XHVK-FM

Gómez Palacio, Durango; Mexico;
- Broadcast area: Comarca Lagunera
- Frequency: 106.7 FM
- Branding: Pasión FM

Programming
- Format: Romantic

Ownership
- Owner: Radiorama; (Emisoras de Torreón, S.A. de C.V.);
- Operator: GPS Media

History
- First air date: January 23, 1962 (concession) 2011 (FM)
- Former frequencies: 1010 AM

Technical information
- Class: B1
- ERP: 25 kW
- Transmitter coordinates: 25°32′58″N 103°28′07″W﻿ / ﻿25.54944°N 103.46861°W

Links
- Webcast: Listen live

= XHVK-FM =

Radio station in Gómez Palacio, Durango

XHVK-FM is a radio station on 106.7 FM in Gómez Palacio, Durango. The station is owned by Radiorama and carries a romantic music format known as Pasión.

==History==
XHVK began as XEVK-AM 1010, with a concession awarded to Emisoras de Torreón, S.A., property of José Luis de la Rosa, on January 23, 1962. Before even going on air, XEVK went on strike, because the National Union of Radio Station Employees wanted a collective contract signed for the new station.

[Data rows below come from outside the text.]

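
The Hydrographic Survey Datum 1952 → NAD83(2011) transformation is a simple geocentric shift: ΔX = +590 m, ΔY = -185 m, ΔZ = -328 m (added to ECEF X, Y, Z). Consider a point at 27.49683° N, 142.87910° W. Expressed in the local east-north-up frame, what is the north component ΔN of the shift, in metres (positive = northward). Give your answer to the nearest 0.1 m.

At φ = 27.49683°, λ = -142.87910°: sin φ = 0.461700, cos φ = 0.887036, sin λ = -0.603499, cos λ = -0.797364.
ΔN = −sin φ cos λ·ΔX − sin φ sin λ·ΔY + cos φ·ΔZ = −(0.461700)(-0.797364)(590) − (0.461700)(-0.603499)(-185) + (0.887036)(-328) = -125.29 m.

ΔN = -125.3 m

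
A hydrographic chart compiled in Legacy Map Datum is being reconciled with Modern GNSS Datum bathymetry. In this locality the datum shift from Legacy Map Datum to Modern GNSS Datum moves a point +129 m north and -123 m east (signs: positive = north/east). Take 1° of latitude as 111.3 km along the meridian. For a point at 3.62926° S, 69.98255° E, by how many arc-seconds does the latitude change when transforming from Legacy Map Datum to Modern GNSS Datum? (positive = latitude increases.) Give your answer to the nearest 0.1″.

1° of latitude = 111.3 km, so Δφ = 129.0 / 111300 = 0.0011590° = 4.173″.

Δφ = 4.2″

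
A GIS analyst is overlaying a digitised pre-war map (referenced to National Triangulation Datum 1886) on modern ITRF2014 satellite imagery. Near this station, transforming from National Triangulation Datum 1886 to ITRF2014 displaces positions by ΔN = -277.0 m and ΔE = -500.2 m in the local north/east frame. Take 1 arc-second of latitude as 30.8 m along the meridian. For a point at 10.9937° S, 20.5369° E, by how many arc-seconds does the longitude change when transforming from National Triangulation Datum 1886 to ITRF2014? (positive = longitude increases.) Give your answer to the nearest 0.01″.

Δλ = -16.54″

At latitude -10.9937°, cos φ = 0.981648.
1″ of longitude at this latitude = 30.80 × cos φ = 30.2348 m, so Δλ = -500.2 / 30.2348 = -16.544″.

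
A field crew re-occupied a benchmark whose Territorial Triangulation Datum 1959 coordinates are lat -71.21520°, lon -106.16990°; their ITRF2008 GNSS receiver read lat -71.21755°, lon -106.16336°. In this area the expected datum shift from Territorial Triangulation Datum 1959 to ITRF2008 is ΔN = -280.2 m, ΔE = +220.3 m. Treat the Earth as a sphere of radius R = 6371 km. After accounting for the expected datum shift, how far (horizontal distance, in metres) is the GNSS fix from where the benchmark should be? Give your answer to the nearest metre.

23 m

Observed coordinate differences: Δφ = -0.00235°, Δλ = +0.00654°.
Converting to metres (1° lat = 111195 m, cos φ = 0.322015): observed ΔN = -261.3 m, observed ΔE = 234.2 m.
Subtracting the expected shift leaves a residual of -261.3 − (-280.2) = 18.9 m north and 234.2 − (220.3) = 13.9 m east.
Residual distance = √(18.9² + 13.9²) = 23.4 m.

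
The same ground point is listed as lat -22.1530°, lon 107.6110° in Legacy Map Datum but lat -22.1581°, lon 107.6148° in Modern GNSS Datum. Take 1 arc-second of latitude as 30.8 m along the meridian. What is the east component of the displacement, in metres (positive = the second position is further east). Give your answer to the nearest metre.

ΔE = 390 m

Δφ = -22.1581° − -22.1530° = -0.0051°; Δλ = 107.6148° − 107.6110° = +0.0038°.
1° of latitude = 3600 × 30.80 = 110880 m.
ΔN = Δφ × 110880 = -565.5 m; ΔE = Δλ × 110880 × cos(-22.1530°) = +0.0038 × 110880 × 0.926180 = 390.2 m.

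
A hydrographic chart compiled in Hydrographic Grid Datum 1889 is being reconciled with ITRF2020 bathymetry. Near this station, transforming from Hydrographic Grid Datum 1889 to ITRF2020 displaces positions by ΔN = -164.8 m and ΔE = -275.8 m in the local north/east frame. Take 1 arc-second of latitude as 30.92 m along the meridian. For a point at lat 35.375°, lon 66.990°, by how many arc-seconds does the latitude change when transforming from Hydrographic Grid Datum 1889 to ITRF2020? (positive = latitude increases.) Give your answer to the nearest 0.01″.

Δφ = -5.33″

1″ of latitude = 30.92 m, so Δφ = -164.8 / 30.92 = -5.330″.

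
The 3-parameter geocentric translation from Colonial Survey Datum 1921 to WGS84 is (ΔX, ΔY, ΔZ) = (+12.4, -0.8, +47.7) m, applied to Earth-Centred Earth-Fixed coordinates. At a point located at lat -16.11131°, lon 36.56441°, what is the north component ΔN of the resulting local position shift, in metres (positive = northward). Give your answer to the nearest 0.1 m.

The local north axis is (−sin φ cos λ, −sin φ sin λ, cos φ), giving ΔN = 2.764 − 0.132 + 45.827 = 48.46 m.

ΔN = 48.5 m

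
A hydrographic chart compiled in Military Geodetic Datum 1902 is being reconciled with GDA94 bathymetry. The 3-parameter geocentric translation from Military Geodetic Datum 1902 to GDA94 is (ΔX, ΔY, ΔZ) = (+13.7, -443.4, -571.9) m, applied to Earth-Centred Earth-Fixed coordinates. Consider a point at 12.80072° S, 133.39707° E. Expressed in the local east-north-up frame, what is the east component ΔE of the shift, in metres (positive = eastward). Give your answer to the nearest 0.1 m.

At φ = -12.80072°, λ = 133.39707°: sin φ = -0.221561, cos φ = 0.975147, sin λ = 0.726610, cos λ = -0.687050.
ΔE = −sin λ·ΔX + cos λ·ΔY = −(0.726610)·(13.7) + (-0.687050)·(-443.4) = 294.68 m.

ΔE = 294.7 m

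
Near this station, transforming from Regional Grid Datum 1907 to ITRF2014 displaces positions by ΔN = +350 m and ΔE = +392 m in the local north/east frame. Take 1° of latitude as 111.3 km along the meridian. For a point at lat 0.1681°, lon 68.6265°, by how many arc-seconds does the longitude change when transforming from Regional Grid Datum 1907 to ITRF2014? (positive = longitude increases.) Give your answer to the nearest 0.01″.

Δλ = 12.68″

At latitude 0.1681°, cos φ = 0.999996.
1° of longitude at this latitude = 111.3 × cos φ = 111.30 km, so Δλ = 392.0 / 111299.5 = 0.0035220° = 12.679″.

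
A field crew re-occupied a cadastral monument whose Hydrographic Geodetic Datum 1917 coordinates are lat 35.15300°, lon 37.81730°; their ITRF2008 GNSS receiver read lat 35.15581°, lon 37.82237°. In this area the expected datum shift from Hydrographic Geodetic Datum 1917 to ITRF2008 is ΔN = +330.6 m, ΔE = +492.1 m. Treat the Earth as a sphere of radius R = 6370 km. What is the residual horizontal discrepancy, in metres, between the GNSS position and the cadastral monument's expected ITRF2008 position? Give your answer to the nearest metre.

Observed coordinate differences: Δφ = +0.00281°, Δλ = +0.00507°.
Converting to metres (1° lat = 111177 m, cos φ = 0.817617): observed ΔN = 312.4 m, observed ΔE = 460.9 m.
Subtracting the expected shift leaves a residual of 312.4 − (330.6) = -18.2 m north and 460.9 − (492.1) = -31.2 m east.
Residual distance = √((-18.2)² + (-31.2)²) = 36.1 m.

36 m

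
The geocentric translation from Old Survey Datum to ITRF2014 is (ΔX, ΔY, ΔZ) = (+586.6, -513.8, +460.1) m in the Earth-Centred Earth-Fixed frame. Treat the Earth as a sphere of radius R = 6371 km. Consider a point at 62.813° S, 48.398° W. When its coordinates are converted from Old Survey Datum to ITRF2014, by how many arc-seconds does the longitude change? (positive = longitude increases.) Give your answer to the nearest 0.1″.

Δλ = 6.9″

sin φ = -0.889520, cos φ = 0.456896, sin λ = -0.747775, cos λ = 0.663952.
East component: ΔE = −sin λ·ΔX + cos λ·ΔY = −(-0.747775)(586.6) + (0.663952)(-513.8) = 97.51 m.
1° of latitude spans πR/180 = 111195 m; at latitude φ, 1° of longitude spans that × cos φ = 50804.5 m, so Δλ = 97.51 / 50804.5 × 3600 = 6.909″.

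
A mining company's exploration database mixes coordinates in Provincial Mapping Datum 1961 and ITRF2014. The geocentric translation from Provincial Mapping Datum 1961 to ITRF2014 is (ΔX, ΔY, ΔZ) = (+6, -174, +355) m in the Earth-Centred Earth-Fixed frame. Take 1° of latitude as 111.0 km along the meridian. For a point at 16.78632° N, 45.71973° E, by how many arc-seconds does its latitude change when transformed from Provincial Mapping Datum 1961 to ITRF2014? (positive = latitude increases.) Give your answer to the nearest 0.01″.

Δφ = 12.15″

sin φ = 0.288803, cos φ = 0.957388, sin λ = 0.715933, cos λ = 0.698169.
North component: ΔN = −sin φ cos λ·ΔX − sin φ sin λ·ΔY + cos φ·ΔZ = −(0.288803)(0.698169)(6) − (0.288803)(0.715933)(-174) + (0.957388)(355) = 374.64 m.
1° of latitude spans 111000 m, so Δφ = 374.64 / 111000 × 3600 = 12.150″.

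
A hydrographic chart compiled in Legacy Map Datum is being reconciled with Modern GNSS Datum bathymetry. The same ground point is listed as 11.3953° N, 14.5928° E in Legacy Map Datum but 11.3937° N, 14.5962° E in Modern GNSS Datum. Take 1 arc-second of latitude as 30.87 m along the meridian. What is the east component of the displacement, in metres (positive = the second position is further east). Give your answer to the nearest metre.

ΔE = 370 m

Δφ = 11.3937° − 11.3953° = -0.0016°; Δλ = 14.5962° − 14.5928° = +0.0034°.
1° of latitude = 3600 × 30.87 = 111132 m.
ΔN = Δφ × 111132 = -177.8 m; ΔE = Δλ × 111132 × cos(11.3953°) = +0.0034 × 111132 × 0.980287 = 370.4 m.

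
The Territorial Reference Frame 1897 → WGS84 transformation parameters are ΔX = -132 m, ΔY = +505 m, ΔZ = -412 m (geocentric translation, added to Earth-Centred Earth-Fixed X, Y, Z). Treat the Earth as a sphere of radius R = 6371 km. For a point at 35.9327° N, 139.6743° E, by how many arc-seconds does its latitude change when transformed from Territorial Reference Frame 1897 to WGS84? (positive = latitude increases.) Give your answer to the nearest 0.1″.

sin φ = 0.586835, cos φ = 0.809707, sin λ = 0.647132, cos λ = -0.762378.
North component: ΔN = −sin φ cos λ·ΔX − sin φ sin λ·ΔY + cos φ·ΔZ = −(0.586835)(-0.762378)(-132) − (0.586835)(0.647132)(505) + (0.809707)(-412) = -584.43 m.
1° of latitude spans πR/180 = 111195 m, so Δφ = -584.43 / 111195 × 3600 = -18.921″.

Δφ = -18.9″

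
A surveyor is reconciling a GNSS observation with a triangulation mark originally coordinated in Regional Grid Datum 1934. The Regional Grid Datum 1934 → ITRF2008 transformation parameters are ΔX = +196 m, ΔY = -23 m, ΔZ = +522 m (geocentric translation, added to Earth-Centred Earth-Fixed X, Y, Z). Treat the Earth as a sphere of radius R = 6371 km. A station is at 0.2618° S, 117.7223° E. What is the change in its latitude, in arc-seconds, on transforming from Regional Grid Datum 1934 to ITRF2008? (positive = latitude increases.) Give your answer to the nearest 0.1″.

sin φ = -0.004569, cos φ = 0.999990, sin λ = 0.885213, cos λ = -0.465187.
North component: ΔN = −sin φ cos λ·ΔX − sin φ sin λ·ΔY + cos φ·ΔZ = −(-0.004569)(-0.465187)(196) − (-0.004569)(0.885213)(-23) + (0.999990)(522) = 521.48 m.
1° of latitude spans πR/180 = 111195 m, so Δφ = 521.48 / 111195 × 3600 = 16.883″.

Δφ = 16.9″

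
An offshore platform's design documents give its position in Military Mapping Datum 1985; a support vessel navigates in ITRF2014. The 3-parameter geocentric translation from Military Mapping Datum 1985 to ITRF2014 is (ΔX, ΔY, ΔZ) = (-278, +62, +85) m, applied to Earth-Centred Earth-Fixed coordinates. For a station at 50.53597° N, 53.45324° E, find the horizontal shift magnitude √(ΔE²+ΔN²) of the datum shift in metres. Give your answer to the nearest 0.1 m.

297.1 m

The local east axis at (φ, λ) is (−sin λ, cos λ, 0), so ΔE = −sin(53.45324°)·(-278) + cos(53.45324°)·62 = 260.26 m.
The local north axis is (−sin φ cos λ, −sin φ sin λ, cos φ), giving ΔN = 127.803 − 38.454 + 54.025 = 143.37 m.
Horizontal magnitude = √(ΔE² + ΔN²) = √(260.26² + 143.37²) = 297.14 m.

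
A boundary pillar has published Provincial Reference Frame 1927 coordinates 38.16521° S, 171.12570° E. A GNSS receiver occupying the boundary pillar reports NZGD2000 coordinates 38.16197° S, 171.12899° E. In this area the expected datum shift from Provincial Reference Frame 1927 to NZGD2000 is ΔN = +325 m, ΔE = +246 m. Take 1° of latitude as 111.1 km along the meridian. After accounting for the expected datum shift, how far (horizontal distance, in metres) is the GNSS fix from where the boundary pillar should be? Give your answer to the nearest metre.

54 m

Observed coordinate differences: Δφ = +0.00324°, Δλ = +0.00329°.
Converting to metres (1° lat = 111100 m, cos φ = 0.786232): observed ΔN = 360.0 m, observed ΔE = 287.4 m.
Subtracting the expected shift leaves a residual of 360.0 − (325) = 35.0 m north and 287.4 − (246) = 41.4 m east.
Residual distance = √(35.0² + 41.4²) = 54.2 m.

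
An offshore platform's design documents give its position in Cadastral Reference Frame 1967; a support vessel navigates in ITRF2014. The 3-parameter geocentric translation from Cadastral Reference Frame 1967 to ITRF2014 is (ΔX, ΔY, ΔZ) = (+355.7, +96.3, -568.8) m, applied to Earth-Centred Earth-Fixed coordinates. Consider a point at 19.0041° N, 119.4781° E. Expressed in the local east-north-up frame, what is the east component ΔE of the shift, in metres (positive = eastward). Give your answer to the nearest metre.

At φ = 19.0041°, λ = 119.4781°: sin φ = 0.325636, cos φ = 0.945495, sin λ = 0.870544, cos λ = -0.492091.
ΔE = −sin λ·ΔX + cos λ·ΔY = −(0.870544)·(355.7) + (-0.492091)·(96.3) = -357.04 m.

ΔE = -357 m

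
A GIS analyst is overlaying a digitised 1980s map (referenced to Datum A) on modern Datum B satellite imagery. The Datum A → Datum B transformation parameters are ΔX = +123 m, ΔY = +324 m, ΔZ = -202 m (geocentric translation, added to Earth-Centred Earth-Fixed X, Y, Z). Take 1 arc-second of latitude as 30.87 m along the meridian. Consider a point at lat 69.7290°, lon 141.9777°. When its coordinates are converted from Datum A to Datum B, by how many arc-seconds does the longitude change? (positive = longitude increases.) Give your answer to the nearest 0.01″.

sin φ = 0.938064, cos φ = 0.346461, sin λ = 0.615968, cos λ = -0.787771.
East component: ΔE = −sin λ·ΔX + cos λ·ΔY = −(0.615968)(123) + (-0.787771)(324) = -331.00 m.
1° of latitude spans 3600 × 30.87 = 111132 m; at latitude φ, 1° of longitude spans that × cos φ = 38502.9 m, so Δλ = -331.00 / 38502.9 × 3600 = -30.949″.

Δλ = -30.95″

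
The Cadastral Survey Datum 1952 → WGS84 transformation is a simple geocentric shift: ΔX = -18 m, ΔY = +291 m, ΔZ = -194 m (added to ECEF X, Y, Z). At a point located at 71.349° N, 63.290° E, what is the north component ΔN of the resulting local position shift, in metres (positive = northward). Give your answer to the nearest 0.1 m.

At φ = 71.349°, λ = 63.290°: sin φ = 0.947484, cos φ = 0.319803, sin λ = 0.893293, cos λ = 0.449475.
ΔN = −sin φ cos λ·ΔX − sin φ sin λ·ΔY + cos φ·ΔZ = −(0.947484)(0.449475)(-18) − (0.947484)(0.893293)(291) + (0.319803)(-194) = -300.67 m.

ΔN = -300.7 m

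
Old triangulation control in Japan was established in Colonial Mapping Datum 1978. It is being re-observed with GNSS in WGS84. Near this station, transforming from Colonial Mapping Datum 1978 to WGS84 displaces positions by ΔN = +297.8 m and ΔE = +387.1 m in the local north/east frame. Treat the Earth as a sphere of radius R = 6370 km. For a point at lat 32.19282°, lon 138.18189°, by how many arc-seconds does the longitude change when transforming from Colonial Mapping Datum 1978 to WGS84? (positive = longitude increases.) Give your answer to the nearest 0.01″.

At latitude 32.19282°, cos φ = 0.846260.
One radian of longitude at latitude φ spans R cos φ, so Δλ = ΔE / (R cos φ) = 387.1 / (6370000 × 0.846260) = 7.1809e-05 rad = 14.812″.

Δλ = 14.81″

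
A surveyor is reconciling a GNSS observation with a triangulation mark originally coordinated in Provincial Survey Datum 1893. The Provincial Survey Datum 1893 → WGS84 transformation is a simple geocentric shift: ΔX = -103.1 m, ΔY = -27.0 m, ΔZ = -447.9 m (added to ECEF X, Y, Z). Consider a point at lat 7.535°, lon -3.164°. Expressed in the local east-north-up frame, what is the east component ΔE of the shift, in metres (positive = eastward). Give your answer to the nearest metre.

The local east axis at (φ, λ) is (−sin λ, cos λ, 0), so ΔE = −sin(-3.164°)·(-103.1) + cos(-3.164°)·(-27.0) = -32.65 m.

ΔE = -33 m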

It migrated to FM in 2011 on 106.7 MHz.

XHVK as Vida Romántica to December 2021

As part of the 2017 renewal of XHVK's concession, it was slated to move to 96.7 MHz in the near future in order to clear 106-108 MHz as much as possible for community and indigenous radio stations, however, the station did not change its frequency because the concessionaire never paid the renewal fee, causing the concession to expire. The Vida Romántica brand was dropped for "Pasión" in 2021, remaining in the romantic format.